The camps, each of which can hold 1,000 people, are in the capital Kota Kinabalu, and in the towns of Sandakan and Tawau on the east coast near the southern Philippines.

Brillantes said that at the talks Tuesday Manila proposed two additional exit points be opened for the deportees -- from Kota Kinabalu and Tawau and not just through Sandakan.

This would shorten the journey and reduce any physical or mental stress on them, especially the infants and the old.

Brillantes said Manila sought Malaysia's cooperation for a planned deportation of the estimated 80,000 Filipino illegals still in the state so that it would not impose a burden on both economies.

In response, Ghapur Salleh, minister in the chief minister's office said Sabah would refer Manila's request to Kuala Lumpur for consideration and pressed Filipinos to enter Malaysia legally.

"The state welcomes foreigners ... as long as they are properly documented," he said.

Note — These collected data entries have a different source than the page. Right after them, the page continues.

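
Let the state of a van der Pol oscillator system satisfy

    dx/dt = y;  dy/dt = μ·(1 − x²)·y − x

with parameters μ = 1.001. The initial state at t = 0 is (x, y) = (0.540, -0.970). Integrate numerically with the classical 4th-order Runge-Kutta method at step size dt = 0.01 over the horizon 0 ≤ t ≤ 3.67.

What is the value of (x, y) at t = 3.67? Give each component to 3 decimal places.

t=0.000: state=(0.540, -0.970)
step 1 (dt=0.01): k1=(-0.970, -1.228), k2=(-0.976, -1.232), k3=(-0.976, -1.232), k4=(-0.982, -1.237); state += dt/6·(k1+2k2+2k3+k4)
t=0.010: state=(0.530, -0.982)
t=0.020: state=(0.520, -0.995)
t=0.030: state=(0.510, -1.007)
continuing one RK4 step at a time; state shown every 20 steps (Δt=0.2):
t=0.200: state=(0.320, -1.235)
t=0.400: state=(0.043, -1.539)
t=0.600: state=(-0.296, -1.846)
t=0.800: state=(-0.688, -2.040)
t=1.000: state=(-1.092, -1.941)
t=1.200: state=(-1.439, -1.474)
t=1.400: state=(-1.670, -0.832)
t=1.600: state=(-1.778, -0.273)
t=1.800: state=(-1.791, 0.114)
t=2.000: state=(-1.741, 0.363)
t=2.200: state=(-1.651, 0.533)
t=2.400: state=(-1.530, 0.667)
t=2.600: state=(-1.384, 0.794)
t=2.800: state=(-1.212, 0.936)
t=3.000: state=(-1.008, 1.110)
t=3.200: state=(-0.764, 1.339)
t=3.400: state=(-0.467, 1.646)
t=3.600: state=(-0.100, 2.038)
t=3.670: state=(0.048, 2.187)

(x, y) = (0.048, 2.187)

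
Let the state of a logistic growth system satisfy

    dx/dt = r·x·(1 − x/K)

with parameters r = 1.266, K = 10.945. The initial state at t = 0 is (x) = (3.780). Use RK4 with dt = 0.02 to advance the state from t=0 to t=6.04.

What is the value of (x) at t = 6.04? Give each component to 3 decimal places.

t=0.000: state=(3.780)
step 1 (dt=0.02): k1=(3.133), k2=(3.145), k3=(3.145), k4=(3.157); state += dt/6·(k1+2k2+2k3+k4)
t=0.020: state=(3.843)
t=0.040: state=(3.906)
t=0.060: state=(3.970)
continuing one RK4 step at a time; state shown every 10 steps (Δt=0.2):
t=0.200: state=(4.428)
t=0.400: state=(5.109)
t=0.600: state=(5.801)
t=0.800: state=(6.482)
t=1.000: state=(7.133)
t=1.200: state=(7.736)
t=1.400: state=(8.279)
t=1.600: state=(8.756)
t=1.800: state=(9.166)
t=2.000: state=(9.512)
t=2.200: state=(9.799)
t=2.400: state=(10.034)
t=2.600: state=(10.224)
t=2.800: state=(10.377)
t=3.000: state=(10.499)
t=3.200: state=(10.596)
t=3.400: state=(10.672)
t=3.600: state=(10.732)
t=3.800: state=(10.779)
t=4.000: state=(10.815)
t=4.200: state=(10.844)
t=4.400: state=(10.867)
t=4.600: state=(10.884)
t=4.800: state=(10.898)
t=5.000: state=(10.908)
t=5.200: state=(10.916)
t=5.400: state=(10.923)
t=5.600: state=(10.928)
t=5.800: state=(10.932)
t=6.000: state=(10.935)
t=6.040: state=(10.935)

(x) = (10.935)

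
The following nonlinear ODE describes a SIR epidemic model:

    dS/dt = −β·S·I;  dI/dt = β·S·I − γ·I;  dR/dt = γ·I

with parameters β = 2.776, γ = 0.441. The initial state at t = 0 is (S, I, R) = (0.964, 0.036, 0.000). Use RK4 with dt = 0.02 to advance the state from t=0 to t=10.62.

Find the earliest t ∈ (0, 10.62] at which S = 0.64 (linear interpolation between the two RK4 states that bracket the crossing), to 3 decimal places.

t=0.000: state=(0.964, 0.036, 0.000)
step 1 (dt=0.02): k1=(-0.096, 0.080, 0.016), k2=(-0.098, 0.082, 0.016), k3=(-0.098, 0.082, 0.016), k4=(-0.101, 0.084, 0.017); state += dt/6·(k1+2k2+2k3+k4)
t=0.020: state=(0.962, 0.038, 0.000)
t=0.040: state=(0.960, 0.039, 0.001)
t=0.060: state=(0.958, 0.041, 0.001)
continuing one RK4 step at a time; state shown every 25 steps (Δt=0.5):
t=0.500: state=(0.881, 0.105, 0.014)
t=1.000: state=(0.693, 0.254, 0.052)
t=1.100: state=(0.643, 0.293, 0.064)
next step: t=1.120: state=(0.632, 0.301, 0.067) — S has crossed 0.64
linear interpolation between t=1.100 (0.64271) and t=1.120 (0.63221) → t≈1.105

t = 1.105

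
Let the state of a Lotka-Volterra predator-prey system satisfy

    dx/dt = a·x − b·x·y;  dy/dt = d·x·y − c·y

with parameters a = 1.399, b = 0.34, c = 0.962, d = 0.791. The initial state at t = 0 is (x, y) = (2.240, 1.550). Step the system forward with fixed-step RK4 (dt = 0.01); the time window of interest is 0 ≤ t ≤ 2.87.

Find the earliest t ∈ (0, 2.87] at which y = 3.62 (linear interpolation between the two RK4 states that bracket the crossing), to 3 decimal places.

t = 0.654

t=0.000: state=(2.240, 1.550)
step 1 (dt=0.01): k1=(1.953, 1.255), k2=(1.957, 1.272), k3=(1.957, 1.272), k4=(1.961, 1.290); state += dt/6·(k1+2k2+2k3+k4)
t=0.010: state=(2.260, 1.563)
t=0.020: state=(2.279, 1.576)
t=0.030: state=(2.299, 1.589)
continuing one RK4 step at a time; state shown every 10 steps (Δt=0.1):
t=0.100: state=(2.438, 1.694)
t=0.200: state=(2.640, 1.881)
t=0.300: state=(2.837, 2.121)
t=0.400: state=(3.020, 2.430)
t=0.500: state=(3.178, 2.820)
t=0.600: state=(3.295, 3.310)
t=0.650: state=(3.332, 3.597)
next step: t=0.660: state=(3.337, 3.657) — y has crossed 3.62
linear interpolation between t=0.650 (3.59655) and t=0.660 (3.65733) → t≈0.654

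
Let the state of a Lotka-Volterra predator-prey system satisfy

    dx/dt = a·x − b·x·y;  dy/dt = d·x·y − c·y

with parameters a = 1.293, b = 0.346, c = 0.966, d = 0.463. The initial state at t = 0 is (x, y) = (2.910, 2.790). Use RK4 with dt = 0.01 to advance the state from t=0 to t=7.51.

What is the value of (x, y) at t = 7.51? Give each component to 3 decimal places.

(x, y) = (2.064, 5.498)

t=0.000: state=(2.910, 2.790)
step 1 (dt=0.01): k1=(0.953, 1.064), k2=(0.950, 1.072), k3=(0.950, 1.072), k4=(0.946, 1.080); state += dt/6·(k1+2k2+2k3+k4)
t=0.010: state=(2.919, 2.801)
t=0.020: state=(2.929, 2.812)
t=0.030: state=(2.938, 2.823)
continuing one RK4 step at a time; state shown every 25 steps (Δt=0.25):
t=0.250: state=(3.118, 3.108)
t=0.500: state=(3.235, 3.530)
t=0.750: state=(3.223, 4.035)
t=1.000: state=(3.070, 4.567)
t=1.250: state=(2.797, 5.042)
t=1.500: state=(2.460, 5.370)
t=1.750: state=(2.121, 5.497)
t=2.000: state=(1.825, 5.422)
t=2.250: state=(1.592, 5.187)
t=2.500: state=(1.424, 4.848)
t=2.750: state=(1.315, 4.460)
t=3.000: state=(1.257, 4.063)
t=3.250: state=(1.242, 3.687)
t=3.500: state=(1.267, 3.347)
t=3.750: state=(1.327, 3.054)
t=4.000: state=(1.423, 2.811)
t=4.250: state=(1.555, 2.623)
t=4.500: state=(1.723, 2.490)
t=4.750: state=(1.927, 2.415)
t=5.000: state=(2.162, 2.402)
t=5.250: state=(2.422, 2.460)
t=5.500: state=(2.691, 2.597)
t=5.750: state=(2.942, 2.827)
t=6.000: state=(3.140, 3.160)
t=6.250: state=(3.241, 3.595)
t=6.500: state=(3.211, 4.108)
t=6.750: state=(3.038, 4.638)
t=7.000: state=(2.753, 5.098)
t=7.250: state=(2.412, 5.400)
t=7.500: state=(2.077, 5.498)
t=7.510: state=(2.064, 5.498)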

Ghapur said Chong urged Manila to establish a permanent consulate in the state to handle the problems of Filipinos in particular related to travel documents.

Malaysia's crackdown on illegal immigrants, who flock to the relatively wealthy Southeast Asian nation in search of jobs, has sparked protests in Indonesia and the Philippines.

Some 380,000 people, mainly from those two countries, fled Malaysia during a four-month amnesty ahead of the introduction last month of harsh new punishments for illegal immigrants, including jail terms and caning.

Meanwhile, the Philippines said on Tuesday it was looking into a newspaper report that Malaysian police had sexually abused some Filipino Christian women detained on Sabah island.

"The government, through the Department of Social Welfare and Development, is seriously but quietly looking into reports of sexual abuse in deportation camps in Sabah," Press Secretary Ignacio Bunye said in a statement.

"We have no official reports on this matter yet, but we would like to ask that this matter be handled prudently by the media to protect the dignity of any victims."

The Philippine Daily Inquirer said on Tuesday the incidents in Tawau were reported by two Filipinos it interviewed after they were expelled from Malaysia recently in the wake of that country's crackdown on illegal immigrants.

According to one deportee's account, "a woman would be taken out of the detention cell and brought to an upstairs room, which the policemen would subsequently enter one by one...The woman would emerge from the room late at night," the newspaper said.